Coincover’s Cryptocurrency Will Kit can be purchased on Amazon and contains a physical, stainless steel ID card with a unique identity number for the investor and Notification cards with ID numbers for heirs or executor contacts. Coincover has partnered with Harrison Clark Rickerbys, a top 100 UK law firm to enable their clients to supplement their main will with a Cryptocurrency Will. Coincover is FCA approved and backed by several Lloyds of London insurers who agree its crypto estate planning solution is credible and legal.

Anchorage, the US’s first national digital asset bank, has partnered with Two Ocean Trust, a wealth manager in Wyoming, to offer a crypto estate planning solution called COIN Trust. It brings together the benefits of the legal structure of a trust with one of the most secure digital asset custody platforms, offering more protection and security than a will or less formal plan. Anchorage’s biometrics-based technology enables investors to store crypto keys outside of typical cold storage solutions. However currently, Anchorage products exclusively cater to institutional customers.

Regulatory Considerations

The obvious downside to crypto estate planning and providing all your information is that if it gets into the wrong hands then your crypto capital could be compromised. You need to choose a safe and secure way of storing the information which can only be accessed by your beneficiaries in the event of your death.

In addition, since cryptocurrencies exist outside of many government regulations, no central body is responsible for losses incurred by scams, theft, or other malfeasance. Other sources of security are needed to insure against losses.

Still, while the law is hurrying to catch up with crypto estate planning, there is room to grow nonetheless. The President of the National College of Probate Judges, Tamara Curry, suggests that courts are going to become more inundated and judges are going to have to be educated and made aware of what to look for when these assets come before them.

Final Word On Crypto Estate Planning

Leaving cryptocurrency to your loved ones after your death requires more planning than with traditional assets. Fortunately, you can simplify the process for your beneficiaries and ensure that they still inherit your coins. You can provide all of the necessary information on your own, or you can consult an estate planning solicitor for help. The important thing is to ensure your loved ones know that you have cryptocurrency and the relevant access information when you pass away.

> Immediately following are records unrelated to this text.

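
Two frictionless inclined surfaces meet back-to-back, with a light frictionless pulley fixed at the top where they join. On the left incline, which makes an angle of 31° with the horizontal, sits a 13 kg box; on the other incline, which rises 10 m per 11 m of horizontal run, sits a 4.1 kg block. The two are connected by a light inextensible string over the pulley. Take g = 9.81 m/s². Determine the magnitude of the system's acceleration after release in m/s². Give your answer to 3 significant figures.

Resolve each weight along its own incline: the 13 kg mass has component 13 × 9.81 × sin 31° = 65.683 N down its slope, and the 4.1 kg mass has 4.1 × 9.81 × sin 42.27° = 27.056 N down its slope.
The 13 kg side's 65.683 N exceeds the other side's 27.056 N, so that mass slides down and the 4.1 kg mass slides up. Taking that direction as positive, Newton's second law for the whole system gives 65.683 − 27.056 = (13 + 4.1) a, so a = 38.627 / 17.1 = 2.2589 m/s².

2.26 m/s²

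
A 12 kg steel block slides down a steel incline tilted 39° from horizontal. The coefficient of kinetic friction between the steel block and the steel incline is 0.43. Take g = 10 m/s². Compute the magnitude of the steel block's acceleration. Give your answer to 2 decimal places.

Resolving the weight along the incline: the component pulling the steel block down the slope is mg sin 39° = 12 × 10 × 0.6293 = 75.516 N, and the normal force is N = mg cos 39° = 12 × 10 × 0.7771 = 93.252 N.
Kinetic friction acts up the slope with magnitude f = μN = 0.43 × 93.252 = 40.098 N.
Net force along the incline is 75.516 − 40.098 = 35.418 N, so a = 35.418 / 12 = 2.9515 m/s².

2.95 m/s²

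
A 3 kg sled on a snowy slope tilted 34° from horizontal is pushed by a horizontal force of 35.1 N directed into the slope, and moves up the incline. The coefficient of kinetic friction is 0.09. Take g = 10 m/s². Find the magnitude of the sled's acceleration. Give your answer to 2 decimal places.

2.77 m/s²

The horizontal push has components F cos 34° = 35.1 × 0.8290 = 29.098 N up the incline and F sin 34° = 35.1 × 0.5592 = 19.628 N pressing into the surface.
The normal force is therefore N = mg cos 34° + F sin 34° = 24.870 + 19.628 = 44.498 N, and kinetic friction down the slope is μN = 0.09 × 44.498 = 4.005 N.
Along the incline: F cos 34° − mg sin 34° − μN = ma, so 29.098 − 16.776 − 4.005 = 3 a, giving a = 2.7723 m/s².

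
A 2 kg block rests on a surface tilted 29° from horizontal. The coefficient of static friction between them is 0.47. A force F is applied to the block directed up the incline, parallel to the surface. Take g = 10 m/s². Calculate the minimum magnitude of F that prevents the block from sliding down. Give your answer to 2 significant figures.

1.5 N

The normal force is N = mg cos 29° = 17.492 N. With F at its minimum the block is on the verge of sliding down, so static friction is at its maximum μ_s N = 0.47 × 17.492 = 8.221 N and acts up the slope.
Equilibrium along the incline: F + μ_s N = mg sin 29°, so F = 9.696 − 8.221 = 1.475 N.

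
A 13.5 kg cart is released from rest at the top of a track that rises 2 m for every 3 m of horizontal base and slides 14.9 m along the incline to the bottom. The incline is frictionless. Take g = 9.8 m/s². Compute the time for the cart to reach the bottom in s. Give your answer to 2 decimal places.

The weight component along the incline is mg sin 33.69° = 73.387 N and the normal force is N = mg cos 33.69° = 110.080 N.
With no friction, a = g sin 33.69° = 5.4361 m/s².
Starting from rest, L = ½at², so t = √(2L/a) = √(2 × 14.9 / 5.4361) = 2.3413 s.

2.34 s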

See our guide to cryptocurrency trading, including the best brokers and exchanges.


What Happens To My Cryptocurrency If I Die?

If an investor dies and their private keys to cryptocurrency wallets are lost, then the assets could be gone forever. This is because blockchains are highly secure and the entire process is decentralised, so there is no way to restore a private key. Crypto estate planning can prevent your assets from disappearing when you die.

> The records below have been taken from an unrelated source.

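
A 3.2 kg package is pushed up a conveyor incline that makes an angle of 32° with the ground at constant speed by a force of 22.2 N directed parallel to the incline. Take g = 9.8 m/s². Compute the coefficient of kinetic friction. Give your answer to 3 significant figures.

At constant speed ΣF = 0 along the incline. The applied 22.2 N acts up the slope; the weight component mg sin 32° = 16.618 N and kinetic friction μN both act down the slope.
So 22.2 = 16.618 + μ × 26.595, giving μ = (22.2 − 16.618) / 26.595 = 0.2099.

0.210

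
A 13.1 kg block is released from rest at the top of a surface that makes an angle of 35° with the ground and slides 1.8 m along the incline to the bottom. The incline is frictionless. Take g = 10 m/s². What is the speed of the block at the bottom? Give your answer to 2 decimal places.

The weight component along the incline is mg sin 35° = 75.139 N and the normal force is N = mg cos 35° = 107.309 N.
With no friction, a = g sin 35° = 5.7358 m/s².
Starting from rest over a distance of 1.8 m, v² = 2aL = 2 × 5.7358 × 1.8 = 20.6489, so v = 4.5441 m/s.

4.54 m/s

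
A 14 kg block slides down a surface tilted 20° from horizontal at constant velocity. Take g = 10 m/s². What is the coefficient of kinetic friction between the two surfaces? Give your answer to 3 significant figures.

0.364

At constant velocity the net force along the incline is zero: mg sin 20° = μ mg cos 20°.
So μ = tan 20° = 0.3420 / 0.9397 = 0.3639.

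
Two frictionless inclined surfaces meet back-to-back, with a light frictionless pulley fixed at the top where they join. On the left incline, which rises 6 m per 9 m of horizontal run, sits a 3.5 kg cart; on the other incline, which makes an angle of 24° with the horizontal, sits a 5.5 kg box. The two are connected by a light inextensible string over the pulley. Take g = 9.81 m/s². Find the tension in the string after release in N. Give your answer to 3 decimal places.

Resolve each weight along its own incline: the 3.5 kg mass has component 3.5 × 9.81 × sin 33.69° = 19.046 N down its slope, and the 5.5 kg mass has 5.5 × 9.81 × sin 24° = 21.945 N down its slope.
The 5.5 kg side's 21.945 N exceeds the other side's 19.046 N, so that mass slides down and the 3.5 kg mass slides up. Taking that direction as positive, Newton's second law for the whole system gives 21.945 − 19.046 = (3.5 + 5.5) a, so a = 2.899 / 9 = 0.3221 m/s².
For the 3.5 kg mass (up-slope positive): T − 19.046 = 3.5 × 0.3221, so T = 20.173 N.

20.173 N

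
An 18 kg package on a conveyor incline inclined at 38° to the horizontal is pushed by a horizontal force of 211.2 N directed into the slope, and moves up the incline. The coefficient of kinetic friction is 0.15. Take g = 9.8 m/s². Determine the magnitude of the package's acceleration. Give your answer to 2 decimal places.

0.97 m/s²

The horizontal push has components F cos 38° = 211.2 × 0.7880 = 166.426 N up the incline and F sin 38° = 211.2 × 0.6157 = 130.036 N pressing into the surface.
The normal force is therefore N = mg cos 38° + F sin 38° = 139.003 + 130.036 = 269.039 N, and kinetic friction down the slope is μN = 0.15 × 269.039 = 40.356 N.
Along the incline: F cos 38° − mg sin 38° − μN = ma, so 166.426 − 108.609 − 40.356 = 18 a, giving a = 0.9701 m/s².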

Does Bitcoin Go Through Probate?

If you add cryptocurrency to your will, it will go through probate. As wills go through probate, they become part of the public record, so including too much detail, such as the passwords and PINs directly in your will, could create a security issue.

Can You Put Cryptocurrency In A Trust?

To fund a trust with cryptocurrency directly, simply provide the third party or trustee with the passcode or the cold storage device to access and manage the account on behalf of the trust.

Can You Inherit Cryptocurrency?

Yes, you can inherit cryptocurrency but make sure whoever you are due to inherit it from has left explicit instructions (either with you or a trustee). It could be worth seeking professional guidance to make sure you can access funds in the invent of death.

Can I Name A Beneficiary On My Coinbase Account?

Typically, naming a beneficiary on your Coinbase account would be done with your estate planning lawyer. Like most other assets, the ownership of your Coinbase account would be transferred according to your will or other arrangements. It’s not currently possible to name a beneficiary directly within your Coinbase account.